Quatrieme Dent des aretes de la Meije
Une cordée arrive au sommet de la 4ème Dent. L'homme n'est vraiment pas grand chose face à la montagne...

Le parcours des arêtes offre une vue absolument exceptionnelle avec près de 1000 m de vide sur le côté droit. Après avoir monté puis redescendu la Deuxième Dent (3947 m) puis la Troisième Dent (3951 m), on parvient au sommet étriqué de la Quatrième Dent ou Dent Blanche (3949 m) de par son rocher clair et qui se descend en deux petits rappels. Plus que quelques dizaines de mètres à escalader et on atteint enfin le sommet du Doigt de Dieu (3973 m). On regarde alors avec fierté tout le chemin parcouru depuis le matin et on se prend à rêver d'autres sommets en regardant la Meije Orientale, le Pavé et le Pic Gaspard tout proches...

Doigt de Dieu à la Meije
La Cinquième Dent : le Doigt de Dieu avec sa face Sud déversant où se termine l'incroyable voie directe ouverte par Victor Chaud.

Vue sur le Grand Pic depuis le sommet du Doigt de Dieu
Depuis le sommet du Doigt de Dieu, on peut mesurer le chemin parcouru depuis le matin. L'arête du Promontoire est bien visible.

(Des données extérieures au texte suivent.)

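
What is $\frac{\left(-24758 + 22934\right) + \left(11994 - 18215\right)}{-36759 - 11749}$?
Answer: $\frac{8045}{48508} \approx 0.16585$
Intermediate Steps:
$\frac{\left(-24758 + 22934\right) + \left(11994 - 18215\right)}{-36759 - 11749} = \frac{-1824 - 6221}{-48508} = \left(-8045\right) \left(- \frac{1}{48508}\right) = \frac{8045}{48508}$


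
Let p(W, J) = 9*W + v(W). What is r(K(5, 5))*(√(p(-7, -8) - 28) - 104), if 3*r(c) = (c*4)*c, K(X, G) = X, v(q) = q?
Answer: -10400/3 + 700*I*√2/3 ≈ -3466.7 + 329.98*I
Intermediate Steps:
r(c) = 4*c²/3 (r(c) = ((c*4)*c)/3 = ((4*c)*c)/3 = (4*c²)/3 = 4*c²/3)
p(W, J) = 10*W (p(W, J) = 9*W + W = 10*W)
r(K(5, 5))*(√(p(-7, -8) - 28) - 104) = ((4/3)*5²)*(√(10*(-7) - 28) - 104) = ((4/3)*25)*(√(-70 - 28) - 104) = 100*(√(-98) - 104)/3 = 100*(7*I*√2 - 104)/3 = 100*(-104 + 7*I*√2)/3 = -10400/3 + 700*I*√2/3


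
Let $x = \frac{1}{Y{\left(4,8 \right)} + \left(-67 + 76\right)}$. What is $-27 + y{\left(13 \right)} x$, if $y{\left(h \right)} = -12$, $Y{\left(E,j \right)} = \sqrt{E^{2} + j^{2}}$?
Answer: $-135 + 48 \sqrt{5} \approx -27.669$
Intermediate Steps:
$x = \frac{1}{9 + 4 \sqrt{5}}$ ($x = \frac{1}{\sqrt{4^{2} + 8^{2}} + \left(-67 + 76\right)} = \frac{1}{\sqrt{16 + 64} + 9} = \frac{1}{\sqrt{80} + 9} = \frac{1}{4 \sqrt{5} + 9} = \frac{1}{9 + 4 \sqrt{5}} \approx 0.055728$)
$-27 + y{\left(13 \right)} x = -27 - 12 \left(9 - 4 \sqrt{5}\right) = -27 - \left(108 - 48 \sqrt{5}\right) = -135 + 48 \sqrt{5}$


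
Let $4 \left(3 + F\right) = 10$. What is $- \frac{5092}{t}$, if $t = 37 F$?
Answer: $\frac{10184}{37} \approx 275.24$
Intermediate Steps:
$F = - \frac{1}{2}$ ($F = -3 + \frac{1}{4} \cdot 10 = -3 + \frac{5}{2} = - \frac{1}{2} \approx -0.5$)
$t = - \frac{37}{2}$ ($t = 37 \left(- \frac{1}{2}\right) = - \frac{37}{2} \approx -18.5$)
$- \frac{5092}{t} = - \frac{5092}{- \frac{37}{2}} = \left(-5092\right) \left(- \frac{2}{37}\right) = \frac{10184}{37}$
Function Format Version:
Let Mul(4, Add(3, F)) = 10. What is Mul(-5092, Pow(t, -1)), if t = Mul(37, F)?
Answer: Rational(10184, 37) ≈ 275.24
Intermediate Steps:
F = Rational(-1, 2) (F = Add(-3, Mul(Rational(1, 4), 10)) = Add(-3, Rational(5, 2)) = Rational(-1, 2) ≈ -0.50000)
t = Rational(-37, 2) (t = Mul(37, Rational(-1, 2)) = Rational(-37, 2) ≈ -18.500)
Mul(-5092, Pow(t, -1)) = Mul(-5092, Pow(Rational(-37, 2), -1)) = Mul(-5092, Rational(-2, 37)) = Rational(10184, 37)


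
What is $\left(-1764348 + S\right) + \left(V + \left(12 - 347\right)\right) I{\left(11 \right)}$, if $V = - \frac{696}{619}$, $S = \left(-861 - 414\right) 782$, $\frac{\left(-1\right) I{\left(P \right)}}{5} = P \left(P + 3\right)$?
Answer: $- \frac{1549098392}{619} \approx -2.5026 \cdot 10^{6}$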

Mais l'escalade est terminée pour aujourd'hui. Après quelques mètres de descente, un rappel dépose à une épaule au pied du Doigt de Dieu, et un second permet de franchir la rimaye pour prendre pied sur le Glacier du Tabuchet. On peut enfin se déplacer sur plus de dix mètres sans devoir se servir de ses mains ! Un dernier moment de concentration pour traverser un pont de neige surplombant une immense crevasse et c'est fourbu, mais heureux, que l'on rejoint le tant attendu Refuge de l'Aigle. On a désormais des souvenirs dans la tête pour l'éternité...

Alpinistes dans la Descente du Doigt de Dieu à la Meije avec vue sur le pic Gaspard
Installation du premier rappel dans ma descente du Doigt de Dieu. En arrière plan : la Meije Orientale (3890 m) et le Pic Gaspard (3883 m)

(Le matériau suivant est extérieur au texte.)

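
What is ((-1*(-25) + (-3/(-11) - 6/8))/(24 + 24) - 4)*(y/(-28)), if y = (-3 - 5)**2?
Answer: 7369/924 ≈ 7.9751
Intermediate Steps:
y = 64 (y = (-8)**2 = 64)
((-1*(-25) + (-3/(-11) - 6/8))/(24 + 24) - 4)*(y/(-28)) = ((-1*(-25) + (-3/(-11) - 6/8))/(24 + 24) - 4)*(64/(-28)) = ((25 + (-3*(-1/11) - 6*1/8))/48 - 4)*(64*(-1/28)) = ((25 + (3/11 - 3/4))*(1/48) - 4)*(-16/7) = ((25 - 21/44)*(1/48) - 4)*(-16/7) = ((1079/44)*(1/48) - 4)*(-16/7) = (1079/2112 - 4)*(-16/7) = -7369/2112*(-16/7) = 7369/924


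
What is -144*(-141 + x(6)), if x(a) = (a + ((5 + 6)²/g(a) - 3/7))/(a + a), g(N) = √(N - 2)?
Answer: 136578/7 ≈ 19511.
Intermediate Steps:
g(N) = √(-2 + N)
x(a) = (-3/7 + a + 121/√(-2 + a))/(2*a) (x(a) = (a + ((5 + 6)²/(√(-2 + a)) - 3/7))/(a + a) = (a + (11²/√(-2 + a) - 3*⅐))/((2*a)) = (a + (121/√(-2 + a) - 3/7))*(1/(2*a)) = (a + (-3/7 + 121/√(-2 + a)))*(1/(2*a)) = (-3/7 + a + 121/√(-2 + a))*(1/(2*a)) = (-3/7 + a + 121/√(-2 + a))/(2*a))
-144*(-141 + x(6)) = -144*(-141 + (½ - 3/14/6 + (121/2)/(6*√(-2 + 6)))) = -144*(-141 + (½ - 3/14*⅙ + (121/2)*(⅙)/√4)) = -144*(-141 + (½ - 1/28 + (121/2)*(⅙)*(½))) = -144*(-141 + (½ - 1/28 + 121/24)) = -144*(-141 + 925/168) = -144*(-22763/168) = 136578/7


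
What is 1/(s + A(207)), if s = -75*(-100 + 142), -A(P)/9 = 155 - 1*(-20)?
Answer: -1/4725 ≈ -0.00021164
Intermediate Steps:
A(P) = -1575 (A(P) = -9*(155 - 1*(-20)) = -9*(155 + 20) = -9*175 = -1575)
s = -3150 (s = -75*42 = -3150)
1/(s + A(207)) = 1/(-3150 - 1575) = 1/(-4725) = -1/4725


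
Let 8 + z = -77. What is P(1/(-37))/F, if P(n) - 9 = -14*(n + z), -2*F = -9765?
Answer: 88754/361305 ≈ 0.24565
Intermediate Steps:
F = 9765/2 (F = -1/2*(-9765) = 9765/2 ≈ 4882.5)
z = -85 (z = -8 - 77 = -85)
P(n) = 1199 - 14*n (P(n) = 9 - 14*(n - 85) = 9 - 14*(-85 + n) = 9 + (1190 - 14*n) = 1199 - 14*n)
P(1/(-37))/F = (1199 - 14/(-37))/(9765/2) = (1199 - 14*(-1/37))*(2/9765) = (1199 + 14/37)*(2/9765) = (44377/37)*(2/9765) = 88754/361305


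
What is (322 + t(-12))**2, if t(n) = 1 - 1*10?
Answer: 97969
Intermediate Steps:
t(n) = -9 (t(n) = 1 - 10 = -9)
(322 + t(-12))**2 = (322 - 9)**2 = 313**2 = 97969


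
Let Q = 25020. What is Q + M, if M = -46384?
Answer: -21364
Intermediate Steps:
Q + M = 25020 - 46384 = -21364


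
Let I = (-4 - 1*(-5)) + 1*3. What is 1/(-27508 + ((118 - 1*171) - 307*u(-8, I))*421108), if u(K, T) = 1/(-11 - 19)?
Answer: -15/174027723742 ≈ -8.6193e-11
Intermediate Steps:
I = 4 (I = (-4 + 5) + 3 = 1 + 3 = 4)
u(K, T) = -1/30 (u(K, T) = 1/(-30) = -1/30)
1/(-27508 + ((118 - 1*171) - 307*u(-8, I))*421108) = 1/((-27508 + ((118 - 1*171) - 307*(-1/30)))*421108) = (1/421108)/(-27508 + ((118 - 171) + 307/30)) = (1/421108)/(-27508 + (-53 + 307/30)) = (1/421108)/(-27508 - 1283/30) = (1/421108)/(-826523/30) = -30/826523*1/421108 = -15/174027723742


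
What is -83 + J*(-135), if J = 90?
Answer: -12233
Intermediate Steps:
-83 + J*(-135) = -83 + 90*(-135) = -83 - 12150 = -12233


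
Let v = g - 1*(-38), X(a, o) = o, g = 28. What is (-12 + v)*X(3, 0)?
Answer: 0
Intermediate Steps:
v = 66 (v = 28 - 1*(-38) = 28 + 38 = 66)
(-12 + v)*X(3, 0) = (-12 + 66)*0 = 54*0 = 0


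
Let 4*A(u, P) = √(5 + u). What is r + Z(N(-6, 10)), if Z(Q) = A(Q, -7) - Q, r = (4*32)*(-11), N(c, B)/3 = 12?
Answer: -1444 + √41/4 ≈ -1442.4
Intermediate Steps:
N(c, B) = 36 (N(c, B) = 3*12 = 36)
A(u, P) = √(5 + u)/4
r = -1408 (r = 128*(-11) = -1408)
Z(Q) = -Q + √(5 + Q)/4 (Z(Q) = √(5 + Q)/4 - Q = -Q + √(5 + Q)/4)
r + Z(N(-6, 10)) = -1408 + (-1*36 + √(5 + 36)/4) = -1408 + (-36 + √41/4) = -1444 + √41/4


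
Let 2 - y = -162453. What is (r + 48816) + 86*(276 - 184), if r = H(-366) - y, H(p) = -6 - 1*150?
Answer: -105883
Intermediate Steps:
H(p) = -156 (H(p) = -6 - 150 = -156)
y = 162455 (y = 2 - 1*(-162453) = 2 + 162453 = 162455)
r = -162611 (r = -156 - 1*162455 = -156 - 162455 = -162611)
(r + 48816) + 86*(276 - 184) = (-162611 + 48816) + 86*(276 - 184) = -113795 + 86*92 = -113795 + 7912 = -105883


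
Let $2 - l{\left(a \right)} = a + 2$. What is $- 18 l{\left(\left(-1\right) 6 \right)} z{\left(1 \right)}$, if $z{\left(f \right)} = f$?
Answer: $-108$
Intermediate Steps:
$l{\left(a \right)} = - a$ ($l{\left(a \right)} = 2 - \left(a + 2\right) = 2 - \left(2 + a\right) = - a$)
$- 18 l{\left(\left(-1\right) 6 \right)} z{\left(1 \right)} = - 18 \left(- \left(-1\right) 6\right) 1 = - 18 \left(\left(-1\right) \left(-6\right)\right) 1 = \left(-18\right) 6 \cdot 1 = \left(-108\right) 1 = -108$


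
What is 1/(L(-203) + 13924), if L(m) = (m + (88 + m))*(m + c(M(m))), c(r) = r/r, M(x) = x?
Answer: 1/78160 ≈ 1.2794e-5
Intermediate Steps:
c(r) = 1
L(m) = (1 + m)*(88 + 2*m) (L(m) = (m + (88 + m))*(m + 1) = (88 + 2*m)*(1 + m) = (1 + m)*(88 + 2*m))
1/(L(-203) + 13924) = 1/((88 + 2*(-203)² + 90*(-203)) + 13924) = 1/((88 + 2*41209 - 18270) + 13924) = 1/((88 + 82418 - 18270) + 13924) = 1/(64236 + 13924) = 1/78160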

Passage de rimaye en rappel sur le glacier du Tabuchet
La rimaye du Doigt de Dieu se franchit en un long rappel qui permet de prendre pied sur le glacier du Tabuchet

Cordée d'alpinistes sur le glacier du Tabuchet. Parc National des Ecrins.
Clap de fin pour la traversée de le Meije ! Encore quelques mètres et le refuge est là pour une pause bien méritée.

Vue panoramique du refuge de l'Aigle
Le Refuge de l'Aigle, perché à 3450m d'altitude

Jour 3 : Refuge de l'Aigle et descente au Pied du Col

Le Refuge de l'Aigle fait partie des refuges mythiques et historiques. Ne serait-ce qu'y passer une nuit est une expérience mémorable. Perché au sommet d'un petit piton rocheux à 3450 m d'altitude à l'intersection entre le glacier du Tabuchet et le glacier de l'Homme, il offre sur ce dernier une vue plongeante très impressionnante. Il fut pendant longtemps une sorte de dernier des mohicans, le "dernier vrai refuge" disaient certains. Une frêle cabane en bois construite en 1910 dotée d'une unique pièce qui faisait office de dortoir et de salle à manger.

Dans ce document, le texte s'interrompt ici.